Lead process improvement initiatives with quantifiable results in sales, service, savings, safety or quality.
Who You Are:
- BS in Biotech related field.
- Requires minimum 3 years of combined Operations and Project Management experience.
- M.S. or Ph.D. in Biotech related field with special course in area of expertise
- Strong knowledge of SAP and other operational systems (QUMAS, etc.)
- Extensive technical knowledge as it relates to production, analytical methodologies and packaging of Biologics products
- Independence, assertiveness and ability to make complex decisions quickly and confidently.
- Highly developed interpersonal, written and verbal skills, including the ability to give presentations and to speak to large groups. They must be able to establish rapport with non-technical parts of the company.
- Sales and quality driven, strong motivator of people to drive toward desired results within a set timeframe.
- Working knowledge of OSHA, EPA, FDA Regulations, with emphasis on GMP and ISO13485 guidelines and regulations
- Knowledge of Design Control procedures for new product development
- Planning and scheduling, Problem Solving Skills including root cause analysis, Project Management, Time Management
- Knowledge of Process Improvement methodology
What we offer: With us, there are always opportunities to break new ground. We empower you to fulfill your ambitions, and our diverse businesses offer various career moves to seek new horizons. We trust you with responsibility early on and support you to draw your own career map that is responsive to your aspirations and priorities in life. Join us and bring your curiosity to life!

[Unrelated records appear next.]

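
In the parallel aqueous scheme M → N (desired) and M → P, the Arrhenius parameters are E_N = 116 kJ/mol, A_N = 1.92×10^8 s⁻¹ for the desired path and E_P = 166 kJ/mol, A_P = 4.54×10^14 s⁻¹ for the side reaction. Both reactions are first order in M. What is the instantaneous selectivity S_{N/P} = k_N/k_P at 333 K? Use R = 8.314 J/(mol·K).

With equal orders, S_{N/P} = k_N/k_P = (A_N/A_P)·exp[(E_P−E_N)/(RT)].
(E_P−E_N)/(RT) = (166−116)×10³/(8.314×333) = 50000/2769 = 18.06.
k_N/k_P = (1.92×10^8/4.54×10^14)·exp(18.06) = 4.229×10^-7 × 6.971×10^7 = 29.5.

29.5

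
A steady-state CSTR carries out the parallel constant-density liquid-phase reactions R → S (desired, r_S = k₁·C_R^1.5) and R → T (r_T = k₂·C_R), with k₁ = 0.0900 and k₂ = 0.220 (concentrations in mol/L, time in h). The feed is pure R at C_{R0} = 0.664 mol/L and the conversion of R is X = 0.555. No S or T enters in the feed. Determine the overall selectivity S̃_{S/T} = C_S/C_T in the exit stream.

Exit C_R = C_{R0}(1−X) = 0.664×0.445 = 0.2955 mol/L.
A CSTR operates uniformly at the exit composition, giving r_S = 0.01446 and r_T = 0.06501 (each k·C_R^n at C_R = 0.2955).
Overall selectivity = C_S/C_T = r_Sτ/(r_Tτ) = r_S/r_T = 0.222.

0.222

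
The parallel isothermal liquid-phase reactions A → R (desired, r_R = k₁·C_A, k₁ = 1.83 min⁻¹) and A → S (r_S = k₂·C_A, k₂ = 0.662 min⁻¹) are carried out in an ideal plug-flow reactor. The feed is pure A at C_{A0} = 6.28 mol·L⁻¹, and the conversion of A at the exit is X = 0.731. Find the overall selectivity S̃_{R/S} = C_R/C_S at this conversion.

C_A = C_{A0}(1−X) = 1.689 mol·L⁻¹.
Both paths are first order in A, so the instantaneous fraction to R is constant: dC_R/d(−C_A) = k₁/(k₁+k₂) = 0.7343.
C_R = 0.7343·(C_{A0}−C_A) = 0.7343×4.591 = 3.37 mol·L⁻¹.
C_S = (C_{A0}−C_A)−C_R = 1.220 mol·L⁻¹; S̃_{R/S} = 3.371/1.220 = 2.76.

2.76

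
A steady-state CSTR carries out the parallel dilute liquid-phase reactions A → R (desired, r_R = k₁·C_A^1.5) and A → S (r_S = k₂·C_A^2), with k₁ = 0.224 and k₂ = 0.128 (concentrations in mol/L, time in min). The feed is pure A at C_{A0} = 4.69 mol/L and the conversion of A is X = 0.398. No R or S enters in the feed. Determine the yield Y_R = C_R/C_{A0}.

Exit C_A = C_{A0}(1−X) = 4.69×0.602 = 2.823 mol/L.
A CSTR operates uniformly at the exit composition, giving r_R = 1.063 and r_S = 1.020 (each k·C_A^n at C_A = 2.823).
Fraction of consumed A going to R: r_R/(r_R+r_S) = 0.5102.
C_R = 0.5102·C_{A0}·X = 0.5102×4.69×0.398 = 0.952 mol/L; Y_R = C_R/C_{A0} = 0.203.

0.203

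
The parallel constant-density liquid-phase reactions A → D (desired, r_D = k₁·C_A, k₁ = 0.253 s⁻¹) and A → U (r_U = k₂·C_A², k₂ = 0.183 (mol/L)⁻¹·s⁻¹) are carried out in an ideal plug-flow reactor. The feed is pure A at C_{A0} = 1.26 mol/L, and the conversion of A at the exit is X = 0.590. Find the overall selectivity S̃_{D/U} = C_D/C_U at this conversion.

1.59

C_A = C_{A0}(1−X) = 0.5166 mol/L.
Along a PFR/batch, dC_D/dC_A = −r_D/(r_D+r_U) = −k₁/(k₁+k₂·C_A).
Integrating from C_{A0} to C_A: C_D = (0.253/0.183)·ln[(0.253+0.183·1.26)/(0.253+0.183·0.517)] = 1.383·ln(0.4836/0.3475) = 0.4567 mol/L.
C_U = (C_{A0}−C_A)−C_D = 0.2867 mol/L; S̃_{D/U} = 0.4567/0.2867 = 1.59.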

Curious? Apply and find more information at come2emd.com
The Company is an Equal Employment Opportunity employer. No employee or applicant for employment will be discriminated against on the basis of race, color, religion, age, sex, sexual orientation, national origin, ancestry, disability, military or veteran status, genetic information, gender identity, transgender status, marital status, or any other classification protected by applicable federal, state, or local law. This policy of Equal Employment Opportunity applies to all policies and programs relating to recruitment and hiring, promotion, compensation, benefits, discipline, termination, and all other terms and conditions of employment. Any applicant or employee who believes they have been discriminated against by the Company or anyone acting on behalf of the Company must report any concerns to his/her Human Resources Business Partner, Legal, or Compliance immediately. The Company will not retaliate against any individual because he/she made a good faith report of discrimination.